Somewhat inexplicably, The Journalist isn’t available online. So here are some highlights to ensure that this important topic finds its way into the vibrant online discussion between professional peers that is the journalism blogosphere.
“In the panic with which many newspaper owners reacted to the rush to go online, many enforced quite large scale redundancies, to slash costs to cover internet investments that would not pay off in the short term,” the commission report says.
The commission’s survey on NUJ chapels found that 50 per cent of chapels had experienced redundancies since the web operation was introduced; 75 per cent of chapels said their workloads had increased; 37 per cent said journalists were working longer hours. Only 34 per cent said the quality of new media was professional, 52 per cent called it adequate, and 14 per cent said it was poor.
The rest of the report extract catalogues a range of strange web workflow practices and a lack of proper editing procedures on web sites:
- Journalists at one “daily group in eastern England” told the commission that there were “no clear guidelines about what should go up when, whose job it is to put it up, who is checking it legally etc.”

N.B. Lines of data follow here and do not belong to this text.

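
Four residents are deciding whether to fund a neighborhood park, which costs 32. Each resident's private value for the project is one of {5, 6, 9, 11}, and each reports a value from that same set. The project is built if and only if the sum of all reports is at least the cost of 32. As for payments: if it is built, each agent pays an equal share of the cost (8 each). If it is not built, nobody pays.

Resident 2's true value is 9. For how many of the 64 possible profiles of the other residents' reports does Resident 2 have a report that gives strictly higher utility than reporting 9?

Others report (5, 5, 11): truth gives 0; report 11 gives 1 > 0. Violating.
Others report (5, 6, 11): truth gives 0; report 11 gives 1 > 0. Violating.
Others report (5, 11, 5): truth gives 0; report 11 gives 1 > 0. Violating.
Others report (5, 11, 6): truth gives 0; report 11 gives 1 > 0. Violating.
Others report (5, 5, 5): truth gives 0; no alternative beats it.
Others report (5, 5, 6): truth gives 0; no alternative beats it.
(Checking all 64 profiles: 12 have a profitable deviation, 52 do not.)

12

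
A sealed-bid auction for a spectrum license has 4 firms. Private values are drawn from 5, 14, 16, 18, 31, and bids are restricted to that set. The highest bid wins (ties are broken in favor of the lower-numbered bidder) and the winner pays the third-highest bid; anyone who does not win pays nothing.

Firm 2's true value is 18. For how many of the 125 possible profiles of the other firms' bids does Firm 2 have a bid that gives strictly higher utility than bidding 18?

Others bid (5, 5, 31): truth gives 0; bid 31 gives 13 > 0. Violating.
Others bid (5, 14, 31): truth gives 0; bid 31 gives 4 > 0. Violating.
Others bid (5, 16, 31): truth gives 0; bid 31 gives 2 > 0. Violating.
Others bid (5, 31, 5): truth gives 0; bid 31 gives 13 > 0. Violating.
Others bid (5, 5, 5): truth gives 13; no alternative beats it.
Others bid (5, 5, 14): truth gives 13; no alternative beats it.
(Checking all 125 profiles: 27 have a profitable deviation, 98 do not.)

27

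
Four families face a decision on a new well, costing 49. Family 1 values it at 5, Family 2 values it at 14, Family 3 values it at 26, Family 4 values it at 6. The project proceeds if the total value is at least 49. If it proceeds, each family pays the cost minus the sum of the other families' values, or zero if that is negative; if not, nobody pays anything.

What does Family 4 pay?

Total value 51 ≥ cost 49, so the project is built.
The other families' values sum to 45.
Cost minus that sum is 49 - 45 = 4.

4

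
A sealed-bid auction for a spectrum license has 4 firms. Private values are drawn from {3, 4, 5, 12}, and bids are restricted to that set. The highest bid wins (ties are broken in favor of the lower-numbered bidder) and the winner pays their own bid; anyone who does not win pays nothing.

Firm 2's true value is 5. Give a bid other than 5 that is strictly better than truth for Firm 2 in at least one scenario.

4

Suppose Firm 1 bids 3, Firm 3 bids 3 and Firm 4 bids 3.
Bid 5: wins, pays 5, utility 5 - 5 = 0.
Bid 4: wins, pays 4, utility 5 - 4 = 1.
So bidding 4 beats truth here (1 > 0).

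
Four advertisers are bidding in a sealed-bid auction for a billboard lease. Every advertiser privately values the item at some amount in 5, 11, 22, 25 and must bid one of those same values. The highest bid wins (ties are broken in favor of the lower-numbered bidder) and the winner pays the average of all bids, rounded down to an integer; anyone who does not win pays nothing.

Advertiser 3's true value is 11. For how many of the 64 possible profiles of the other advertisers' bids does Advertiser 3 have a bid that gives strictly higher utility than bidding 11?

Others bid (5, 11, 5): truth gives 0; bid 22 gives 1 > 0. Violating.
Others bid (11, 5, 5): truth gives 0; bid 22 gives 1 > 0. Violating.
Others bid (5, 5, 5): truth gives 5; no alternative beats it.
Others bid (5, 5, 11): truth gives 3; no alternative beats it.
(Checking all 64 profiles: 2 have a profitable deviation, 62 do not.)

2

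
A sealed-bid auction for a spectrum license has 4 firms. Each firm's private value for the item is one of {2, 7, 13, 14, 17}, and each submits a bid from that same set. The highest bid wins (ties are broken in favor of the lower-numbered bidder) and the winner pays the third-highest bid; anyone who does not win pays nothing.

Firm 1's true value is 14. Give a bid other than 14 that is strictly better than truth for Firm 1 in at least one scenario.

Suppose Firm 2 bids 2, Firm 3 bids 2 and Firm 4 bids 17.
Bid 14: loses, pays 0, utility 0.
Bid 17: wins, pays 2, utility 14 - 2 = 12.
So bidding 17 beats truth here (12 > 0).

17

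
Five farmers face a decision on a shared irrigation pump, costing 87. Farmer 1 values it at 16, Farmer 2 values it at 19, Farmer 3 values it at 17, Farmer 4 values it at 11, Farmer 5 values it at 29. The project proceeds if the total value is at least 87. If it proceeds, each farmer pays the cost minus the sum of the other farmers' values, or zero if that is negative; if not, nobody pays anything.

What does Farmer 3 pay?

Total value 92 ≥ cost 87, so the project is built.
The other farmers' values sum to 75.
Cost minus that sum is 87 - 75 = 12.

12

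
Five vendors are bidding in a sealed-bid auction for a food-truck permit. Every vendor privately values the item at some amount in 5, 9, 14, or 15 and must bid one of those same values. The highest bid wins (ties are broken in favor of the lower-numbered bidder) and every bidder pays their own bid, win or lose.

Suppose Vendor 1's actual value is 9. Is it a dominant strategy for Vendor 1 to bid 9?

No

Consider the case where Vendor 2 bids 5, Vendor 3 bids 5, Vendor 4 bids 5 and Vendor 5 bids 5.
Truthful bid 9: wins, pays 9, utility 9 - 9 = 0.
Bid 5 instead: wins, pays 5, utility 9 - 5 = 4.
Since 4 > 0, bidding 5 is strictly better here, so truthful bidding is not dominant.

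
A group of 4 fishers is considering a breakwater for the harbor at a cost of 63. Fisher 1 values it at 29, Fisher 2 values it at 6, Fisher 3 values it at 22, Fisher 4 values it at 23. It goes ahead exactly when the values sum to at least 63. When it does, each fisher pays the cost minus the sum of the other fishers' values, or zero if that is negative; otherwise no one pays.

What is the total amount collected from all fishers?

23

Total value 80 ≥ cost 63, so it is built.
Fisher 1: others sum to 51; max(0, 63 - 51) = 12.
Fisher 2: others sum to 74; max(0, 63 - 74) = 0.
Fisher 3: others sum to 58; max(0, 63 - 58) = 5.
Fisher 4: others sum to 57; max(0, 63 - 57) = 6.
Total collected = 12 + 0 + 5 + 6 = 23.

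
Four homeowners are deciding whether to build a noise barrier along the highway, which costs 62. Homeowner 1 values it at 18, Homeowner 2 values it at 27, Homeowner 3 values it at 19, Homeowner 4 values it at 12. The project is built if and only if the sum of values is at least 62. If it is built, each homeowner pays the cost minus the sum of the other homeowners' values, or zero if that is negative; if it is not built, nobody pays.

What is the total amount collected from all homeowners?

Total value 76 ≥ cost 62, so it is built.
Homeowner 1: others sum to 58; max(0, 62 - 58) = 4.
Homeowner 2: others sum to 49; max(0, 62 - 49) = 13.
Homeowner 3: others sum to 57; max(0, 62 - 57) = 5.
Homeowner 4: others sum to 64; max(0, 62 - 64) = 0.
Total collected = 4 + 13 + 5 + 0 = 22.

22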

- Journalists at one London magazine group reported the web was being run by an “open outcry system” — “The system is that when a writer has done a story, they shout ‘can somebody read this story?’ to check before it goes up.” On one occasion, a feature was put online by a technician rather than a journalist, resulting in a libelous headline that had to be taken down.
- A chapel at a Newsquest title in north of England told the commission that “stories are going online unsubbed” directly from a newsdesk.
- In some publications, “there are no experienced journalists working on the websites and copy is handled by web technicians“.
- The ease of copying and pasting leads to journalists under time pressure to “simply lump text across without proper consideration of its quality or reliability”.
- Running unedited press releases is always a problem, but the difficulty of editing video makes video news releases present a particular problem. One Newsquest chapel told the commission: “Police will send us video footage of a drugs raid. We would never run a press release from the police word for word, but we seem happy to do it with their video.”
- Single-journalist video reporting has clear drawbacks, the report says. “To have to seek out information and people to interview, then interview and photograph or film them, then have to write and voice the script, is an inefficient way of working and can never produce such good results as a team.”
- The report stresses the need for proper video training. “Untrained or semi-trained writers or photographers have been turning in such poor video material and taking so long to do it that even the meanest employers appear to be taking notice,” the report says. Several publications reported having to ease up on enthusiasm for video as reality caught up with quality expectations. However the report also acknowledges that “in centres where video training has be thorough, and the journalists are given proper support, work of high quality is being done.”
- Members from a regional daily told the commission: “There is real concern over lack of policy/guidelines and lines of responsibility between papers and web … things would be better if there was a dedicated video unit subject to the web team so decisions about what to cover and how could be integrated into the day’s news plan”.
- “The practice of reporters taking photographs is becoming widespread, to the detriment of the quality of images.”
Does any of this sound familiar? What is to be done?
Update: Blogger and Guardian columnist Jeff Jarvis calls the NUJ’s effort a “whiny, territorial, ass-covering, protecting-the-priesthood, preservation-instead-of-innovation faux report”.
The Telegraph’s community editor, Shane Richmond, isn’t impressed with the report, either. He also doesn’t like the two introductory articles in The Journalist.
Update 25/10:Roy Greenslade intends to leave the union over this. Guardian Unlimited’s Neil McIntosh weighs in as well.